Not working abroad, but flying from one end of the UK to the other every week, so a similar position.

I upped my rate slightly - not enough to fully cover all costs, but at least mitigate them.
I pay my brother to drive me to and from the airport most weeks - cheaper than a taxi, cheaper and easier than public transport.
I get the bus at the other end.
I rent a room in a shared flat (although the rent for my room is not a huge amount less than for my house back home, it does include all bills).
I cook in the evenings and have £3 Tesco / Sainsbury's lunch deals (only because I'm too lazy to make lunch).
Airfare is my biggest cost, and I need to think about booking a load of weeks in advance to cover summer - been holding off as I wasn't sure if I'd be travelling, but I think I'm better off booking and not using the flights than waiting and paying more each week.

Is it ideal? No. But then if I was working in London I'd have train fares every day anyway / petrol & parking, so in fact I'm not hugely worse off. And it's better than being on the bench (financially), although my wife has said "never again" to me being away all week every week.

scooterscot
23rd June 2013, 17:58
Not working abroad, but flying from one end of the UK to the other every week, so a similar position.

I upped my rate slightly - not enough to fully cover all costs, but at least mitigate them.
I pay my brother to drive me to and from the airport most weeks - cheaper than a taxi, cheaper and easier than public transport.
I get the bus at the other end.
I rent a room in a shared flat (although the rent for my room is not a huge amount less than for my house back home, it does include all bills).
I cook in the evenings and have £3 Tesco / Sainsbury's lunch deals (only because I'm too lazy to make lunch).
Airfare is my biggest cost, and I need to think about booking a load of weeks in advance to cover summer - been holding off as I wasn't sure if I'd be travelling, but I think I'm better off booking and not using the flights than waiting and paying more each week.

Is it ideal? No. But then if I was working in London I'd have train fares every day anyway / petrol & parking, so in fact I'm not hugely worse off. And it's better than being on the bench (financially), although my wife has said "never again" to me being away all week every week.

I understand.

Some things that may not have been considered. Flying in into the UK, as opposed to internally, can be a faff. This one time I was actually thrown into custody at Gatwick airport whilst trying to the get through passport control. My citizenship was brought into question despite my family going back eight generations in Scotland before records become a labour. And if only to frustrate me more, the officer questioning me was 2nd generation Afghan. In summary add an hour to your flight times when going through passport control.

Don't make the mistake of comparing UK job/rate with that of another country. Netherlands may have high tax, but afterwards everything else is good and not expensive like London.
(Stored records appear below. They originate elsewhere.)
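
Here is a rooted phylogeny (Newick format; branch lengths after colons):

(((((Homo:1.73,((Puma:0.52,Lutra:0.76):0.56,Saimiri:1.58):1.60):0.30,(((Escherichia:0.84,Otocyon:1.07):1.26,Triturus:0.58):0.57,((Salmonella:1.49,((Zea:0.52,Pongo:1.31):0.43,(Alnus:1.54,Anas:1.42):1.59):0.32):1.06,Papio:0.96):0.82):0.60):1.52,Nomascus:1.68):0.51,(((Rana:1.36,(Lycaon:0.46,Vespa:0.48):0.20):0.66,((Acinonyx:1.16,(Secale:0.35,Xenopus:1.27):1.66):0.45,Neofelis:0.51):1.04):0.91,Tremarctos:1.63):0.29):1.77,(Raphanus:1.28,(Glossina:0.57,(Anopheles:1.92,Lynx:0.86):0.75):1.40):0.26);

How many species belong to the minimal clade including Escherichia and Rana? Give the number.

The MRCA of Escherichia and Rana is the node subtending ((((Homo,((Puma,Lutra),Saimiri)),(((Escherichia,Otocyon),Triturus),((Salmonella,((Zea,Pongo),(Alnus,Anas))),Papio))),Nomascus),(((Rana,(Lycaon,Vespa)),((Acinonyx,(Secale,Xenopus)),Neofelis)),Tremarctos)).
That clade contains 22 terminal taxa: Acinonyx, Alnus, Anas, Escherichia, Homo, Lutra, Lycaon, Neofelis, Nomascus, Otocyon, Papio, Pongo, Puma, Rana, Saimiri, Salmonella, Secale, Tremarctos, Triturus, Vespa, Xenopus, Zea.

22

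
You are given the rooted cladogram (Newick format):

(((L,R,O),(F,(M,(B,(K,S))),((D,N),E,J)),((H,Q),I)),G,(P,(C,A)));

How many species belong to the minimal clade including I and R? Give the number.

15

The MRCA of I and R is the node subtending ((L,R,O),(F,(M,(B,(K,S))),((D,N),E,J)),((H,Q),I)).
That clade contains 15 terminal taxa: B, D, E, F, H, I, J, K, L, M, N, O, Q, R, S.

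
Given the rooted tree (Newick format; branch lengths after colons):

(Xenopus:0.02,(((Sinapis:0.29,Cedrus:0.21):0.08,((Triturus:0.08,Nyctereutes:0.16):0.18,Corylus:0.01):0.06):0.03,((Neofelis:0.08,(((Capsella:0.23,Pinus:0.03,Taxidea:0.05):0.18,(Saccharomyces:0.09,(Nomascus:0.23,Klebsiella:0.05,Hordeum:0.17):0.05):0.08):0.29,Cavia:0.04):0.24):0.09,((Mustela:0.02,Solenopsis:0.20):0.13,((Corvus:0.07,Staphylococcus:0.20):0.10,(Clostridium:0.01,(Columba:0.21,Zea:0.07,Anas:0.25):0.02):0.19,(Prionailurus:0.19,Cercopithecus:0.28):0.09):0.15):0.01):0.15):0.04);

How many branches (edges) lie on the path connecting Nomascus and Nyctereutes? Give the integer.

11

The MRCA of Nomascus and Nyctereutes is the node subtending (((Sinapis,Cedrus),((Triturus,Nyctereutes),Corylus)),((Neofelis,(((Capsella,Pinus,Taxidea),(Saccharomyces,(Nomascus,Klebsiella,Hordeum))),Cavia)),((Mustela,Solenopsis),((Corvus,Staphylococcus),(Clostridium,(Columba,Zea,Anas)),(Prionailurus,Cercopithecus))))).
From Nomascus up to that node: 7 branches. From Nyctereutes up to the same node: 4 branches. Total: 7 + 4 = 11.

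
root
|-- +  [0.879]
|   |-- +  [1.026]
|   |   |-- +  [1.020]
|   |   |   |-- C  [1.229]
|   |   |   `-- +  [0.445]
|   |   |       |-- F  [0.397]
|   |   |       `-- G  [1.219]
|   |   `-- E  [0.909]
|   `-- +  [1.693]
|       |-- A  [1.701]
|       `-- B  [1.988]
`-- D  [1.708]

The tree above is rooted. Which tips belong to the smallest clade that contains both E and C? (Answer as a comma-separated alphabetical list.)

Tracing E: it sits inside ((C,(F,G)),E).
Tracing C: it sits inside (C,(F,G)).
The smallest clade enclosing both is ((C,(F,G)),E); the answer is its 4 terminal taxa in alphabetical order.

C, E, F, G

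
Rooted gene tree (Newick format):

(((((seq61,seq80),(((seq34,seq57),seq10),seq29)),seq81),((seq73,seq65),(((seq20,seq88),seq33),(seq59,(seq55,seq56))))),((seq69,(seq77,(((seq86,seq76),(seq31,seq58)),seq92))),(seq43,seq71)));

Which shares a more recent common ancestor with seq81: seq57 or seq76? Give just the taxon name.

The MRCA of seq81 and seq57 subtends (((seq61,seq80),(((seq34,seq57),seq10),seq29)),seq81) (7 taxa).
The MRCA of seq81 and seq76 is the root, subtending the entire tree (24 taxa).
The first is nested inside the second, so seq81 shares a more recent common ancestor with seq57.

seq57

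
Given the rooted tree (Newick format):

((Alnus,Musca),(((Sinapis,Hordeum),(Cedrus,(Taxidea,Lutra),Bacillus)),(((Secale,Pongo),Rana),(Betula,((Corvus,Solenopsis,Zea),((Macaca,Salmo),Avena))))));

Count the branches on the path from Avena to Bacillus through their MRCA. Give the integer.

The MRCA of Avena and Bacillus is the node subtending (((Sinapis,Hordeum),(Cedrus,(Taxidea,Lutra),Bacillus)),(((Secale,Pongo),Rana),(Betula,((Corvus,Solenopsis,Zea),((Macaca,Salmo),Avena))))).
From Avena up to that node: 5 branches. From Bacillus up to the same node: 3 branches. Total: 5 + 3 = 8.

8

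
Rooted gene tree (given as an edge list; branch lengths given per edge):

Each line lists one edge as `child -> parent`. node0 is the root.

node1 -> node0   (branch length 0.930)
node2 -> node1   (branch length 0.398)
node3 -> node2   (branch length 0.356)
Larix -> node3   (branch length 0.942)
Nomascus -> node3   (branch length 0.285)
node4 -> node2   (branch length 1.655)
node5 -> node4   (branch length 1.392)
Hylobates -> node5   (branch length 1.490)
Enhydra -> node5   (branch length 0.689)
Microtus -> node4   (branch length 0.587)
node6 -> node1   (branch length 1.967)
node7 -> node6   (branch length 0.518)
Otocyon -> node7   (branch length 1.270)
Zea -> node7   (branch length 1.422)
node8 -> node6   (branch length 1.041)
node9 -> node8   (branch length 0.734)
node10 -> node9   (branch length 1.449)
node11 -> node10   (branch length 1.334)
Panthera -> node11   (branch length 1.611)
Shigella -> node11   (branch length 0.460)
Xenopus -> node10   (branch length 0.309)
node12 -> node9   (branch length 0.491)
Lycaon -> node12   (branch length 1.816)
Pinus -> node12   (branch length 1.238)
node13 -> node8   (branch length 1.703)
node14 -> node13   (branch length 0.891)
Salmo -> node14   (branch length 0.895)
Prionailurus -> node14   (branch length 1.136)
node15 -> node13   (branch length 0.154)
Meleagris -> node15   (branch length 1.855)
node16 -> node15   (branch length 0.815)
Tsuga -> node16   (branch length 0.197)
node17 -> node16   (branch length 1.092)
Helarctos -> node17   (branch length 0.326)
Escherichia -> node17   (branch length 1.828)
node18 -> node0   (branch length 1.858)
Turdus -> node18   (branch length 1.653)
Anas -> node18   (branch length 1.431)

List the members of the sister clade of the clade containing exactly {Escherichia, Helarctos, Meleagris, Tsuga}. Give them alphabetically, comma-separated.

The clade containing exactly {Escherichia, Helarctos, Meleagris, Tsuga} attaches to the tree at the node subtending ((Salmo,Prionailurus),(Meleagris,(Tsuga,(Helarctos,Escherichia)))).
The other lineage descending from that same node — the sister group — is (Salmo,Prionailurus); its 2 tips in alphabetical order are the answer.

Prionailurus, Salmo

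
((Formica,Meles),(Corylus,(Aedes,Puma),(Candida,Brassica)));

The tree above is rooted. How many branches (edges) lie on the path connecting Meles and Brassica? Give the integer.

5

The MRCA of Meles and Brassica is the root of the tree.
From Meles up to that node: 2 branches. From Brassica up to the same node: 3 branches. Total: 2 + 3 = 5.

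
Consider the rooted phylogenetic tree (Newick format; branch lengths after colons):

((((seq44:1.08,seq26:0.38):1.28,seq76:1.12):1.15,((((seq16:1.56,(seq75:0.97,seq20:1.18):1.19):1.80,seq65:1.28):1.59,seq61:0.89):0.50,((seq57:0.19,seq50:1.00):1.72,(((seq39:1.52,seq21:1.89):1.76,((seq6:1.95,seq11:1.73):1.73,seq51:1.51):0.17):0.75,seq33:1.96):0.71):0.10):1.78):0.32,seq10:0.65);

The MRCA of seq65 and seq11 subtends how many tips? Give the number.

13

The MRCA of seq65 and seq11 is the node subtending ((((seq16,(seq75,seq20)),seq65),seq61),((seq57,seq50),(((seq39,seq21),((seq6,seq11),seq51)),seq33))).
That clade contains 13 terminal taxa: seq11, seq16, seq20, seq21, seq33, seq39, seq50, seq51, seq57, seq6, seq61, seq65, seq75.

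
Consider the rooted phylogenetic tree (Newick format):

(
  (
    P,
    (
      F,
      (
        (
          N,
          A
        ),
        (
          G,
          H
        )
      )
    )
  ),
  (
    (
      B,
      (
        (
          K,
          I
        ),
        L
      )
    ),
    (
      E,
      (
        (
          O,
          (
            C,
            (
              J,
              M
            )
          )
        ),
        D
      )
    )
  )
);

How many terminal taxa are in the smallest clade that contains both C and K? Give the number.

10

The MRCA of C and K is the node subtending ((B,((K,I),L)),(E,((O,(C,(J,M))),D))).
That clade contains 10 terminal taxa: B, C, D, E, I, J, K, L, M, O.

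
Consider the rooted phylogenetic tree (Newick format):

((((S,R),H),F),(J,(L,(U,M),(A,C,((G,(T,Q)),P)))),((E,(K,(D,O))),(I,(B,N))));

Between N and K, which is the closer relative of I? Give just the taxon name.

N

The MRCA of I and N subtends (I,(B,N)) (3 taxa).
The MRCA of I and K subtends ((E,(K,(D,O))),(I,(B,N))) (7 taxa).
The first is nested inside the second, so I shares a more recent common ancestor with N.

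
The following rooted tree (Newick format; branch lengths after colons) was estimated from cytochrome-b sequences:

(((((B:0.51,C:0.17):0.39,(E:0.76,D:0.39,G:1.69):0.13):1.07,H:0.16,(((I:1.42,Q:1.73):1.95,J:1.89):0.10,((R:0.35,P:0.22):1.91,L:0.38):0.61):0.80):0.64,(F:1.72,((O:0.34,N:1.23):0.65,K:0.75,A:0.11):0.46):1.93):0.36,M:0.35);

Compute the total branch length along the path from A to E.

5.10

The path runs A → … → MRCA → … → E; the MRCA is the node subtending ((((B,C),(E,D,G)),H,(((I,Q),J),((R,P),L))),(F,((O,N),K,A))).
Branch lengths along that path: 0.11 + 0.46 + 1.93 + 0.64 + 1.07 + 0.13 + 0.76 = 5.10.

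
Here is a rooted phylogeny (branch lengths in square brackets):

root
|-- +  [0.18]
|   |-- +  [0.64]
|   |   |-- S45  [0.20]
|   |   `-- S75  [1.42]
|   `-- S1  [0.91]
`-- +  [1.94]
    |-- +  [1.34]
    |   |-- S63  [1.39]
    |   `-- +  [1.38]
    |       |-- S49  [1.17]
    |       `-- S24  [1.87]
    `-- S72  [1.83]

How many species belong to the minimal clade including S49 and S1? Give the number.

7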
Lastly, I recall working for a client in Netherlands, they're understanding of family life, more so than any UK client I recall working for. Propose a rate for 1 or 2 weeks working from home and another for on site. Say 1/3 less than the on-site rate, something that'll get their attention and turn into a result.

norrahe
23rd June 2013, 18:17
You need to consider the following options:

Will you be using your UK limited or using an umbrella?
If ltd - you need to get an A1/E101 certificate with regards to working on behalf of your Ltd in another EU country.
Then you will need to register in NL ( SOFI/BSN number) even if you are going home every weekend.
Make sure you apply for the 30% ruling within 3 months of accepting your role there.
You will also need to get private medical in the Netherlands as it is mandatory ( you don't get it, then you will get a fine after 6 months or taken to court if you ignore it.
Cost of living in NL is expensive, public travel is cheap, but if you are using a car then fuel is expensive.

PM me if you need any more info, I can give you contact details of a good accountant in NL who is good with NL tax laws and dealing with non NL residents working in NL.